From the Editors
Readers say hurray for our American Ingenuity Award winners. Chris Hedges’ profile of the justice advocate Bryan Stevenson quickly garnered thousands of “likes” on Facebook. Fans of the movie director Benh Zeitlin, winner of the visual arts prize, cheered his Beasts of the Southern Wild. “It illustrates that family is where love resides and love can bloom in poverty and despair,” Robinson Yvette says. Robert Gibbons of Washington, North Carolina, saluted Elon Musk, our technology award winner, who is setting out to revolutionize the automotive industry and human space travel. “Musk truly deserves this award,” Gibbons says. “I look forward to the day I can afford a Tesla electric car.” Readers were astounded by Jack Andraka, a teenager who developed a test for detecting pancreatic cancer. “When we foster education,” Gene Savory says on Facebook, “this is something we see.”
The Doctor Is In
Thanks for Ron Rosenbaum’s sensitive reading of one of the more subtle and humane minds in the world today, Oliver Sacks [“The Gonzo Neurologist”]. He has pioneered the discussion of medicine’s great philosophical mysteries. Many doctors have followed in his steps, but none is on the same plane. Putting Rosenbaum to work in the magazine was a great editorial decision. I’m sure I’m not the only subscriber who values Smithsonian more because of articles by him.
Where There’s Smoke
Thank you so much for this informative and insightful piece. Few people realize that in many parts of the world, the simple act of cooking carries so many dangers [“Smoke Alarm”]. World Health Organization data show indoor air pollution kills two million people every year and injures even more: It is the fourth-biggest health risk in developing countries.

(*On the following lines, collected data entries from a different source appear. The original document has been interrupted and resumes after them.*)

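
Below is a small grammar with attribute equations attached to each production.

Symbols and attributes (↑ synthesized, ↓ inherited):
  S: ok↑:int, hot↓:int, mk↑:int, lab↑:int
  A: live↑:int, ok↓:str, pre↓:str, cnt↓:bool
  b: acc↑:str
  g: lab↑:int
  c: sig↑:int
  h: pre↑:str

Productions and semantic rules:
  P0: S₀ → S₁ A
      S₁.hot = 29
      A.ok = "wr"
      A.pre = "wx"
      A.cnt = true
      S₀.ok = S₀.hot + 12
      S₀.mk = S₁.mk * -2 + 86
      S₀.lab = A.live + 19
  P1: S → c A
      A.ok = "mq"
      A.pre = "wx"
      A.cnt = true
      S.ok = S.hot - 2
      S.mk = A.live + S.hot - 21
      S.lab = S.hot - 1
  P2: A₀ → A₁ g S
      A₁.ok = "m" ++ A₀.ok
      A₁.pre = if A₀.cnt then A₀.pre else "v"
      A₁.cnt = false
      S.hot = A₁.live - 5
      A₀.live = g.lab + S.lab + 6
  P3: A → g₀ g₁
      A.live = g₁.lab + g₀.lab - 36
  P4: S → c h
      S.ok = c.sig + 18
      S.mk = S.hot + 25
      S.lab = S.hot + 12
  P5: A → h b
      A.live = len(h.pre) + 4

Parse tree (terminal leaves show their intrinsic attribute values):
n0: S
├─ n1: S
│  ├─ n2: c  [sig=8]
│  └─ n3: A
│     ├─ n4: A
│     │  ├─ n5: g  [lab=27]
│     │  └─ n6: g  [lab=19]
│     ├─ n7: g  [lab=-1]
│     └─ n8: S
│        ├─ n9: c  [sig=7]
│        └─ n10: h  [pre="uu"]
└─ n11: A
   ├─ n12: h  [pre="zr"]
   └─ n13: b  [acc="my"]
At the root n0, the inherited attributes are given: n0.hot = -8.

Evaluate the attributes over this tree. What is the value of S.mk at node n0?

26

1. n0.hot = -8  [given at root]
2. n1.hot = 29  [29]
3. n2.sig = 8  [terminal]
4. n3.ok = "mq"  ["mq"]
5. n3.pre = "wx"  ["wx"]
6. n3.cnt = true  [true]
7. n4.ok = "mmq"  ["m" ++ A₀.ok]
8. n4.pre = "wx"  [if A₀.cnt then A₀.pre else "v"]
9. n4.cnt = false  [false]
10. n5.lab = 27  [terminal]
11. n6.lab = 19  [terminal]
12. n4.live = 10  [g₁.lab + g₀.lab - 36]
13. n7.lab = -1  [terminal]
14. n8.hot = 5  [A₁.live - 5]
15. n9.sig = 7  [terminal]
16. n10.pre = "uu"  [terminal]
17. n8.ok = 25  [c.sig + 18]
18. n8.mk = 30  [S.hot + 25]
19. n8.lab = 17  [S.hot + 12]
20. n3.live = 22  [g.lab + S.lab + 6]
21. n1.ok = 27  [S.hot - 2]
22. n1.mk = 30  [A.live + S.hot - 21]
23. n1.lab = 28  [S.hot - 1]
24. n11.ok = "wr"  ["wr"]
25. n11.pre = "wx"  ["wx"]
26. n11.cnt = true  [true]
27. n12.pre = "zr"  [terminal]
28. n13.acc = "my"  [terminal]
29. n11.live = 6  [len(h.pre) + 4]
30. n0.ok = 4  [S₀.hot + 12]
31. n0.mk = 26  [S₁.mk * -2 + 86]
32. n0.lab = 25  [A.live + 19]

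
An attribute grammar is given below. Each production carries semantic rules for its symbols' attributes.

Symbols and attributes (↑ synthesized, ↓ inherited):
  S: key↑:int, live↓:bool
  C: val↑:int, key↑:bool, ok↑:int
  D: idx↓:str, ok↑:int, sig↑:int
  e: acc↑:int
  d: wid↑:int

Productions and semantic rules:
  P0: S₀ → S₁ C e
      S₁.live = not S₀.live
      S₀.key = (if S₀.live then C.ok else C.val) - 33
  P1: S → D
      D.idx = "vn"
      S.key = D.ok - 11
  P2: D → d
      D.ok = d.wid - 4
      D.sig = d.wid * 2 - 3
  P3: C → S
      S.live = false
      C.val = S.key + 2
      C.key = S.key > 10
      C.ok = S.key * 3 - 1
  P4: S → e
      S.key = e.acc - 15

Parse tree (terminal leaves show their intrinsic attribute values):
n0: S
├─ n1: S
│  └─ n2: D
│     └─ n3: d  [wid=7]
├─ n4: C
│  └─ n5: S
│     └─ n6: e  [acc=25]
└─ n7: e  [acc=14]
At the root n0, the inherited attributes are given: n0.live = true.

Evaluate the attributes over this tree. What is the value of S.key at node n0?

-4

1. n0.live = true  [given at root]
2. n1.live = false  [not S₀.live]
3. n2.idx = "vn"  ["vn"]
4. n3.wid = 7  [terminal]
5. n2.ok = 3  [d.wid - 4]
6. n2.sig = 11  [d.wid * 2 - 3]
7. n1.key = -8  [D.ok - 11]
8. n5.live = false  [false]
9. n6.acc = 25  [terminal]
10. n5.key = 10  [e.acc - 15]
11. n4.val = 12  [S.key + 2]
12. n4.key = false  [S.key > 10]
13. n4.ok = 29  [S.key * 3 - 1]
14. n7.acc = 14  [terminal]
15. n0.key = -4  [(if S₀.live then C.ok else C.val) - 33]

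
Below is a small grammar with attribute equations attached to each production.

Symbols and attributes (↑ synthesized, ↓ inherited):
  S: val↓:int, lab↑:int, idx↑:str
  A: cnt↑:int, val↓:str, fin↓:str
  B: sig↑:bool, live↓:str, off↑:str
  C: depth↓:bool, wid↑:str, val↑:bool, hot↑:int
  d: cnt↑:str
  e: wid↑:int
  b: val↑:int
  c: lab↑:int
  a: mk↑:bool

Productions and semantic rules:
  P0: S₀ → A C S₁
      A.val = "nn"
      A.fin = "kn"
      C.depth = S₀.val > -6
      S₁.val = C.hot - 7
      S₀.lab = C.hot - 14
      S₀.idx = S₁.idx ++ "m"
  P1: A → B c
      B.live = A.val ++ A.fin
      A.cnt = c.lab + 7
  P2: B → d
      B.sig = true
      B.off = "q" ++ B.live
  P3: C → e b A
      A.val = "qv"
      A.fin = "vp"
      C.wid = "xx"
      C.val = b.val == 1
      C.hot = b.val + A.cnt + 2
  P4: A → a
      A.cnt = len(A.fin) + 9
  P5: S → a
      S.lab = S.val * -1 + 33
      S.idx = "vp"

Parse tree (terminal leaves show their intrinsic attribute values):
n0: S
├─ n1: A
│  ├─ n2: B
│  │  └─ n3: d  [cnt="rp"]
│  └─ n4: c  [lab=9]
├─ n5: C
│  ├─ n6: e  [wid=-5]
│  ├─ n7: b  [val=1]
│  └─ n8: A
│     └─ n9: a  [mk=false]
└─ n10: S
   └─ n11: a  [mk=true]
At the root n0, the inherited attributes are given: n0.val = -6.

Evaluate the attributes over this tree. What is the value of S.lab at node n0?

0

1. n0.val = -6  [given at root]
2. n1.val = "nn"  ["nn"]
3. n1.fin = "kn"  ["kn"]
4. n2.live = "nnkn"  [A.val ++ A.fin]
5. n3.cnt = "rp"  [terminal]
6. n2.sig = true  [true]
7. n2.off = "qnnkn"  ["q" ++ B.live]
8. n4.lab = 9  [terminal]
9. n1.cnt = 16  [c.lab + 7]
10. n5.depth = false  [S₀.val > -6]
11. n6.wid = -5  [terminal]
12. n7.val = 1  [terminal]
13. n8.val = "qv"  ["qv"]
14. n8.fin = "vp"  ["vp"]
15. n9.mk = false  [terminal]
16. n8.cnt = 11  [len(A.fin) + 9]
17. n5.wid = "xx"  ["xx"]
18. n5.val = true  [b.val == 1]
19. n5.hot = 14  [b.val + A.cnt + 2]
20. n10.val = 7  [C.hot - 7]
21. n11.mk = true  [terminal]
22. n10.lab = 26  [S.val * -1 + 33]
23. n10.idx = "vp"  ["vp"]
24. n0.lab = 0  [C.hot - 14]
25. n0.idx = "vpm"  [S₁.idx ++ "m"]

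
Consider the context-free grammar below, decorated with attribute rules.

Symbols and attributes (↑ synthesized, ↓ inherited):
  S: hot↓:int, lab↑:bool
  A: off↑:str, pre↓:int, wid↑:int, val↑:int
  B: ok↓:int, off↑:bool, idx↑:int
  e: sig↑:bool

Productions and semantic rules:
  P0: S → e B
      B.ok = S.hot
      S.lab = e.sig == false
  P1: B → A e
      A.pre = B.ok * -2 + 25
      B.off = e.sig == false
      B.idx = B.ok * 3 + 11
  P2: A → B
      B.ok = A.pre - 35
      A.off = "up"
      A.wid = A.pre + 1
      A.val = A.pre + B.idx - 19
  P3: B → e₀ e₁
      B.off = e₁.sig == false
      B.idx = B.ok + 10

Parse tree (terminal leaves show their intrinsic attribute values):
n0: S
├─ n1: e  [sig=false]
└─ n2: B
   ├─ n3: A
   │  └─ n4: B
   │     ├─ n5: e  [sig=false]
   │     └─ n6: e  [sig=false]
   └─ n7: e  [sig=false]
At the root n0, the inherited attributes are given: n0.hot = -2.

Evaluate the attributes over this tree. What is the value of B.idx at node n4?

1. n0.hot = -2  [given at root]
2. n1.sig = false  [terminal]
3. n2.ok = -2  [S.hot]
4. n3.pre = 29  [B.ok * -2 + 25]
5. n4.ok = -6  [A.pre - 35]
6. n5.sig = false  [terminal]
7. n6.sig = false  [terminal]
8. n4.off = true  [e₁.sig == false]
9. n4.idx = 4  [B.ok + 10]
10. n3.off = "up"  ["up"]
11. n3.wid = 30  [A.pre + 1]
12. n3.val = 14  [A.pre + B.idx - 19]
13. n7.sig = false  [terminal]
14. n2.off = true  [e.sig == false]
15. n2.idx = 5  [B.ok * 3 + 11]
16. n0.lab = true  [e.sig == false]

4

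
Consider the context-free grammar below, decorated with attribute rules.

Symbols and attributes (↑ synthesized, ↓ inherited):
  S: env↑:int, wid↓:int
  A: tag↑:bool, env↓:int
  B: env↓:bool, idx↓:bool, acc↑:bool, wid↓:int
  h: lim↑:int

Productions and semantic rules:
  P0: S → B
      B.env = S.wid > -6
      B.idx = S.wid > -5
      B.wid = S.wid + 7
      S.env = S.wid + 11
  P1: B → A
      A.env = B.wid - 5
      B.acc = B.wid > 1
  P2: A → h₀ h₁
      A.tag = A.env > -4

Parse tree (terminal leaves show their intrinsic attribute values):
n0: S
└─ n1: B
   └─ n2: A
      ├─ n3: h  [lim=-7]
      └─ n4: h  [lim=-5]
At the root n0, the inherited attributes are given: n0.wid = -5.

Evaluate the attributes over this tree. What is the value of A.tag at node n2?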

Elon Musk wants to reach Mars during his lifetime, not just lay the groundwork for a later generation [“Rocket Science”]. He wants to see the world cooking with solar power and driving on electrons. He’s in a hurry. I keep running across the opinion that somehow he’s an irrational dreamer or con man. Absurd. He has made a name for himself in history and sparked a momentum that’ll do great things for the human race.
Stopping the Violence
The United States leads the world in mass incarceration [“New Life”] in part because the nation does not use the robust knowledge it has developed about what works to prevent violent crime in cities, such as New Orleans, which have among the world’s highest rates of homicides. The knowledge is clear from research that gun violence is prevented by services that reach out to young men before they acquire handguns or join street gangs. For every dollar invested in such youth programs, $7 or more of additional incarceration costs will be saved. Yes, mass incarceration is horribly racially biased, but so is the lack of investment in proven strategies that prevent violence. Offenders are accountable for the harm they do. But not using the best methods to stop violence—all of us are responsible.